There's some sarcastic context from earlier, when it was insisted that America's obese are too poor to even afford fast food and that that is not the problem.

Obviously unhealthy food is a huge problem. However, it's not the supply so much as that the more tasty tempting choices that are everywhere. There is no shortage of healthy food available. You can very, very easily eat fairly healthy for the same or less money. A giant tub of spinach costs less than a Big Mac (the burger, not the combo). Salads are cheap. I eat healthy and spend LESS money than I did when I made poor health choices. I am not special.

While junk food poses other health problems, one can eat crap food and still be thin or lose weight. It's a caloric equation, study after study has found this, that if you eat bad food but run a calorie deficit, you still lose weight. Eating a smaller portion is not more expensive. It does not cost the poor anything to eat less. If one is obese, they need to eat less (or choose not to, that's ones right). Eating less is not more expensive. Obviously. I wish there was less junk food being sold everywhere, but it's there because people choose to buy Big Mac's far more often than they choose to buy the $4 tub of Spinach. It's a choice people make. Getting healthy food is not difficult, I have been all over this country and lived in upper class places and very low class ones. I have never had any difficulty whatsoever finding healthy food for the cost of fast food or less. I am not special.

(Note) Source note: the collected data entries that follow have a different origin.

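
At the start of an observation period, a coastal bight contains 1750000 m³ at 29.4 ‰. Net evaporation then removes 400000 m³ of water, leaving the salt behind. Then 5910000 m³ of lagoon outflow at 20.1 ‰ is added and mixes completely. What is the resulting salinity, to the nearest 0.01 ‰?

23.45 ‰

After evaporation: salt = 1,750,000×29.4 = 51,450,000; volume = 1,750,000 − 400,000 = 1,350,000 m³
After mixing: salt = 51,450,000 + 5,910,000×20.1 = 170,241,000; volume = 1,350,000 + 5,910,000 = 7,260,000 m³
S = 170,241,000 / 7,260,000 = 23.4492 ‰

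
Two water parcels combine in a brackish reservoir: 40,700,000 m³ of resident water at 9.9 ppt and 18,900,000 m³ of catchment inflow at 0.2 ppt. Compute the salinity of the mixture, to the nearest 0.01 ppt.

6.82 ppt

Conserving salt mass:
salt = 40,700,000×9.9 + 18,900,000×0.2 = 402,930,000 + 3,780,000 = 406,710,000
volume = 40,700,000 + 18,900,000 = 59,600,000 m³
S = 406,710,000 / 59,600,000 = 6.824 ppt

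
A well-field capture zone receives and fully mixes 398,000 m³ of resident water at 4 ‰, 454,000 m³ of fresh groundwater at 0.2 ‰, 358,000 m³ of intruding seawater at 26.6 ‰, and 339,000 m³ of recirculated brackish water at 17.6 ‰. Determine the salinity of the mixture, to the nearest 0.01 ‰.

Salt balance:
salt = 398,000×4 + 454,000×0.2 + 358,000×26.6 + 339,000×17.6 = 1,592,000 + 90,800 + 9,522,800 + 5,966,400 = 17,172,000
volume = 398,000 + 454,000 + 358,000 + 339,000 = 1,549,000 m³
S = 17,172,000 / 1,549,000 = 11.0859 ‰

11.09 ‰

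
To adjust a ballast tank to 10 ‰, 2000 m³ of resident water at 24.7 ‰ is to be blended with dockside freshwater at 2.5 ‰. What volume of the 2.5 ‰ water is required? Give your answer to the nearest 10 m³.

3920 m³

Salt balance: 2,000×24.7 + V×2.5 = (2,000+V)×10
49,400 + 2.5V = 20,000 + 10V
29,400 = 7.5V
V = 3,920 m³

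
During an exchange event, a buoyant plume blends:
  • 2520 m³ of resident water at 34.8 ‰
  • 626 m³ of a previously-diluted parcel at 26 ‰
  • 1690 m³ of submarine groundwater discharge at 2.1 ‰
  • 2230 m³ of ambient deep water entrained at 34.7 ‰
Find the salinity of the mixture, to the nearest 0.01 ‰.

26.17 ‰

Salt balance:
salt = 2,520×34.8 + 626×26 + 1,690×2.1 + 2,230×34.7 = 87,696 + 16,276 + 3,549 + 77,381 = 184,902
volume = 2,520 + 626 + 1,690 + 2,230 = 7,066 m³
S = 184,902 / 7,066 = 26.1678 ‰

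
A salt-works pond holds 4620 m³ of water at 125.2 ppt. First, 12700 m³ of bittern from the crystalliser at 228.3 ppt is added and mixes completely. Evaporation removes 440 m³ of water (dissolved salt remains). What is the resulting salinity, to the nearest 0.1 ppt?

After mixing: salt = 4,620×125.2 + 12,700×228.3 = 3,477,834; volume = 17,320 m³
After evaporation: salt unchanged = 3,477,834; volume = 17,320 − 440 = 16,880 m³
S = 3,477,834 / 16,880 = 206.0328 ppt

206.0 ppt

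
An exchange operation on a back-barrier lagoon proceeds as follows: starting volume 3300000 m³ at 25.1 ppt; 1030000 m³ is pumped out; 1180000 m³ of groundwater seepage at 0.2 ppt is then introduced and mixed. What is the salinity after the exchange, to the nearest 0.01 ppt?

16.58 ppt

Remaining after removal: 2,270,000 m³ at 25.1 ppt (salt = 56,977,000)
After addition: salt = 56,977,000 + 1,180,000×0.2 = 57,213,000; volume = 3,450,000 m³
S = 57,213,000 / 3,450,000 = 16.5835 ppt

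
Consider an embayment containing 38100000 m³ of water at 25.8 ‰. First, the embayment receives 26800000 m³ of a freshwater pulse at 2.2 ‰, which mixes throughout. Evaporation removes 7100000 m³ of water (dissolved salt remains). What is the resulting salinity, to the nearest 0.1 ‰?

18.0 ‰

After mixing: salt = 38,100,000×25.8 + 26,800,000×2.2 = 1,041,940,000; volume = 64,900,000 m³
After evaporation: salt unchanged = 1,041,940,000; volume = 64,900,000 − 7,100,000 = 57,800,000 m³
S = 1,041,940,000 / 57,800,000 = 18.0266 ‰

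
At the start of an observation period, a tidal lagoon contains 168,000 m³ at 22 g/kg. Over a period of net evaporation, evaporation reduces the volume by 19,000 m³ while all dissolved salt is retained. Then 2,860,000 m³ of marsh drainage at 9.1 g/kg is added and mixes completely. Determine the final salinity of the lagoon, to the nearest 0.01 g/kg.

9.88 g/kg

After evaporation: salt = 168,000×22 = 3,696,000; volume = 168,000 − 19,000 = 149,000 m³
After mixing: salt = 3,696,000 + 2,860,000×9.1 = 29,722,000; volume = 149,000 + 2,860,000 = 3,009,000 m³
S = 29,722,000 / 3,009,000 = 9.8777 g/kg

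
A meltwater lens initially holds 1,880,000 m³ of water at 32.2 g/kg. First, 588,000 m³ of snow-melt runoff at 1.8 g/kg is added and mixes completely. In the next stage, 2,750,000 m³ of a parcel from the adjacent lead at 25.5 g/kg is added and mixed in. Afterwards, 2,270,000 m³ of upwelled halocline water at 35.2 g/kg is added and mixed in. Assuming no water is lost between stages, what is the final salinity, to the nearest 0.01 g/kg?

By conservation of dissolved salt,
Initial salt = 1,880,000×32.2 = 60,536,000
After stage 1: salt = 60,536,000 + 588,000×1.8 = 61,594,400; volume = 2,468,000 m³; S = 24.957 g/kg
After stage 2: salt = 61,594,400 + 2,750,000×25.5 = 131,719,400; volume = 5,218,000 m³; S = 25.243 g/kg
After stage 3: salt = 131,719,400 + 2,270,000×35.2 = 211,623,400; volume = 7,488,000 m³
S = 211,623,400 / 7,488,000 = 28.2617 g/kg

28.26 g/kg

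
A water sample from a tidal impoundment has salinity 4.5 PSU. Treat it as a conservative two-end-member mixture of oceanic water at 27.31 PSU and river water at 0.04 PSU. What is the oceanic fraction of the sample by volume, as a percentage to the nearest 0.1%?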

Eating healthy can be done on the same budget. People are wildly obese in America from all social and economic classes (what's the average T-shirt size at a card show of affluent people with extra spending money? XXL?). It is cheaper to eat smaller servings. People just don't excercise self control. Your weight is one of the few things in life you have near total control over. People just prefer victim narratives and pretending there wasn't ever a choice than taking any responsibility for their choices they make every single day.